La situation climatique n’a pas laissé tout le monde indifférent. Certaines initiatives en Belgique pourraient faire la différence. De la transformation de CO2 en biocarburant, aux projets de géothermie et de production d’hydrogène, certaines initiatives ont de quoi nous donner de l’espoir.

Transformer le CO2 en biocarburant

Le groupe sidérurgique ArcelorMittal a lancé à Gand la construction d’une usine de transformation de gaz carbonique - nuisible - en biocarburant. "La réduction de CO2 que nous réaliserons dans deux ans équivaudra au remplacement de 100.000 voitures par des modèles électriques. Et ce n’est qu’un début."

Sur un terrain boueux du site d’ArcelorMittal à Gand, des grues enfoncent des pieux de fondation en béton dans le sol. D’ici la fin de l’an prochain, une nouvelle installation de transformation en biocarburant des gaz (nuisibles) produits par les hauts fourneaux de l’usine sidérurgique devrait voir le jour. Cet investissement de 150 millions d’euros est une première mondiale et représente une étape importante pour limiter les émissions de carbone de l’usine. ArcelorMittal, qui produit chaque année 5,5 millions de tonnes d’acier dans son usine gantoise, est le plus grand émetteur de gaz à effet de serre de notre pays. Le groupe rejette chaque année 9,6 millions de tonnes de CO2 dans le port de Gand. Cette usine représente à elle seule 8% des émissions du pays, soit plus que les gaz rejetés par tous les poids lourds et bus en Belgique.

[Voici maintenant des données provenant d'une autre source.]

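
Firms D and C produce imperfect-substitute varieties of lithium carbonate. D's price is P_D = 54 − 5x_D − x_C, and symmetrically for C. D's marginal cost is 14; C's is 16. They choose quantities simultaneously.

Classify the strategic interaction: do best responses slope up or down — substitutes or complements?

strategic substitutes

Firm D's profit: π = x_D(54 − 5x_D − x_C) − 14x_D.
∂π/∂x_D = 40 − 10x_D − x_C = 0 ⇒ x_D = 4 − 0.1x_C.
The best-response slope dx_D/dx_C = −0.1 < 0: the reaction function is downward-sloping, so the choices are strategic substitutes.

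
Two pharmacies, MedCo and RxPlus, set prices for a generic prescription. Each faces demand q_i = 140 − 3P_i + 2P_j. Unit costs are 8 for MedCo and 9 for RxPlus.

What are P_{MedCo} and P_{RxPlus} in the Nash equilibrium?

41.1875, 41.5625

MedCo's profit: π = (P_{MedCo} − 8)(140 − 3P_{MedCo} + 2P_{RxPlus}).
∂π/∂P_{MedCo} = 164 − 6P_{MedCo} + 2P_{RxPlus} = 0 ⇒ P_{MedCo} = 82/3 + (1/3)P_{RxPlus}.
Similarly P_{RxPlus} = 167/6 + (1/3)P_{MedCo}.
Substituting the second reaction function into the first: P_{MedCo} = 82/3 + (1/3)(167/6 + (1/3)P_{MedCo}), which gives (8/9)P_{MedCo} = 659/18 ⇒ P_{MedCo} = 41.1875.
Then P_{RxPlus} = 167/6 + (1/3)·41.1875 = 41.5625.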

"La réduction de CO2 que nous réaliserons dans deux ans équivaudra au remplacement de 100.000 voitures par des modèles électriques. Et ce n’est qu’un début."
Carl De Mare
responsable de la stratégie mondiale chez ArcelorMittal

"C’est vrai, nous rejetons beaucoup de gaz à effet de serre, mais cela s’explique par les énormes quantités d’acier que nous produisons ici, explique Carl De Mare, responsable de la stratégie mondiale du groupe en matière de technologie. D’un autre côté, vu la taille de l’usine, cela signifie que la nouvelle implantation de retraitement des gaz aura un impact important sur le climat."

→ Comme 100.000 voitures

De Mare attend beaucoup de l’usine en construction. Les gaz nocifs sont aujourd’hui encore brûlés par Electrabel dans sa centrale électrique adjacente à Knippegroen, qui rejette chaque année 5 millions de tonnes de CO2 dans l’atmosphère. De l’autre côté de la rue, ArcelorMittal construit aujourd’hui de grands bioréacteurs, des réservoirs d’eau de 30 mètres de haut, où des bactéries transformeront le gaz carbonique en bioéthanol. Ce biocarburant peut être utilisé dans le secteur du transport, et mélangé à l’essence distribuée aux pompes. Dans une deuxième phase, il pourra aussi servir de matière première pour l’industrie chimique, par exemple pour être transformé en plastique.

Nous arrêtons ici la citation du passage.